Rick, glad to see you post this on here, buddy. I remember reading this a couple of months ago, and the changes you made to that original draft have dramatically improved this thriller. The original relied too much on circumstance and coincidence, and happily you've removed those obstacles. It now reads much cleaner and clips along nicely. Not many dead spots here.
This one could easily be made on a smaller budget, so hopefully you'll get a few looks here. Great work here!
Gary
Some of my scripts:
Bounty (TV Pilot) -- Top 1% of discoverable screenplays on Coverfly I'll Be Seeing You (short) - OWC winner The Gambler (short) - OWC winner Skip (short) - filmed Country Road 12 (short) - filmed The Family Man (short) - filmed The Journeyers (feature) - optioned
Being an actuary at the age of 26 is pretty tough and Alan Tasker would have to be a super smart, super nerd-like dude.
Is it possible? I guess, but understand first of all, you need to get your Bachelors degree. Next, you'll need to be hired into an Insurance Company of some kind and start taking bi-annual exams, which are tough to start with and get progressively tougher. I think there are 10 in all to become an actuary and I've never known anyone who has taken the exams back to back to back.
In reality, a 30 year old actuary is impressive and chances are good that that person is a total nerd dweeb, who studies all the time.
Intesting premise.
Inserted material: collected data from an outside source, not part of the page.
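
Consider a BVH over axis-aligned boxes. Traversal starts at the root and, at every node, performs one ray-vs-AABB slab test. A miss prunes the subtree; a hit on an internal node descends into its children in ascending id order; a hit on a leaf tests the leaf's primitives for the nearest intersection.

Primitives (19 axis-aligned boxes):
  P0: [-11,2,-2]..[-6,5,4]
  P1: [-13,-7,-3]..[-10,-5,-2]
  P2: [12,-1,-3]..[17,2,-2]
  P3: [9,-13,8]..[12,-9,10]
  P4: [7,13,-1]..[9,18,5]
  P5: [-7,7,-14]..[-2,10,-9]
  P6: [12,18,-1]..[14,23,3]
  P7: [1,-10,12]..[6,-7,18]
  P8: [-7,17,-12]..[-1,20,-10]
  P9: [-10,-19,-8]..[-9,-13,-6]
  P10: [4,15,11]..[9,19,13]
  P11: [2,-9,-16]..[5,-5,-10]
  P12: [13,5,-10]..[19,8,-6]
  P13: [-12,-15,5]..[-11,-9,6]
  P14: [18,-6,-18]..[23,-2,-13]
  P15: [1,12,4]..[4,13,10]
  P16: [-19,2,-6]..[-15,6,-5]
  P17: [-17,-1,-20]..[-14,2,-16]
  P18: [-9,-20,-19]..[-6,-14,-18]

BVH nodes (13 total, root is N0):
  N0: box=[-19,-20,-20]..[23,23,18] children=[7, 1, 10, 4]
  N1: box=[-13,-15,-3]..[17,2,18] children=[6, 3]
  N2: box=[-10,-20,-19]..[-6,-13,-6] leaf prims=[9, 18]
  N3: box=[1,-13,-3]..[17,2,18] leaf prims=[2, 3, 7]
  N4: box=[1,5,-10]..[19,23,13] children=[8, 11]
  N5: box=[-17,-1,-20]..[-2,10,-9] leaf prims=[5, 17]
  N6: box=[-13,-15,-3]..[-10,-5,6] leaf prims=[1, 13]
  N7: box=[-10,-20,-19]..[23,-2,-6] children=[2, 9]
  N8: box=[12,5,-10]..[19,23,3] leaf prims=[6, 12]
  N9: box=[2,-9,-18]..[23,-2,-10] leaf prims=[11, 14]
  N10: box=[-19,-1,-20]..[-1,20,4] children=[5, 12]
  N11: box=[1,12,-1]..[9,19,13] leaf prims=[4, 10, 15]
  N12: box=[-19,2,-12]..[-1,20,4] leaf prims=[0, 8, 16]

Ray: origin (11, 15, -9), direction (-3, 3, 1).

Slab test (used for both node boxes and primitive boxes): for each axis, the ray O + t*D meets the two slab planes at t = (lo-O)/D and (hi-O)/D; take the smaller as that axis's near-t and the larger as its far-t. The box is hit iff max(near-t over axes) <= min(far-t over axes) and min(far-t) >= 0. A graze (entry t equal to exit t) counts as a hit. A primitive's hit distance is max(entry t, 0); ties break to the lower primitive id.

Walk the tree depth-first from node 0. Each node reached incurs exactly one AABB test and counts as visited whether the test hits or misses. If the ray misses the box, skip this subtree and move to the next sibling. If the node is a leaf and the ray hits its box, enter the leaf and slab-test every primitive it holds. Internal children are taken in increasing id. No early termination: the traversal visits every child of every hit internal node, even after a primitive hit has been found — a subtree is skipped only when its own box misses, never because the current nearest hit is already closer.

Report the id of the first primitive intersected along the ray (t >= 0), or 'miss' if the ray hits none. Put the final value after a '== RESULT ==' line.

Trace the traversal:
N0 x:[-4,10] y:[-35/3,8/3] z:[-11,27] -> hit [-4,8/3], descend [1, 4, 7, 10]
  N1 x:[-2,8] y:[-10,-13/3] z:[6,27] -> miss, prune
  N4 x:[-8/3,10/3] y:[-10/3,8/3] z:[-1,22] -> hit [-1,8/3], descend [8, 11]
    N8 x:[-8/3,-1/3] y:[-10/3,8/3] z:[-1,12] -> miss, prune
    N11 x:[2/3,10/3] y:[-1,4/3] z:[8,22] -> miss, prune
  N7 x:[-4,7] y:[-35/3,-17/3] z:[-10,3] -> miss, prune
  N10 x:[4,10] y:[-16/3,5/3] z:[-11,13] -> miss, prune

Visited [0, 1, 4, 8, 11, 7, 10]. Tests: 7 box, 0 leaf. Nearest: miss.

== RESULT ==
miss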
I didn't read the original so this interests me.
Page 6,
You establish we are outside of an apartment complex. First line has Martin exiting something... I assume he is exiting one of the apartments. Maybe show a few things that could only belong to Zoey sticking out of the box instead. Unless the box is stamped on the outside: Zoey's Personal Items - the viewers can't know that.
You are 'god' giving life to your screenplay. It is done visually with linear descriptions. You implant those things in the readers head through the camera lens. No biggie but every line counts toward this goal.
There are a few techniques you can use to establish movement through the apartment complex without changing sluglines. You have Martin and the landlord go into a parking lot then stop outside the landlords office to sign papers. I'm pretty sure they would go inside the office to sign the papers.
I know this is not a big deal and most readers would just continue onward but you put these scenes in 'my' the readers head and they should be crystal clear or else what's the point?
Nice intrigue you developed with Ray so far. I can picture John Noble in the role.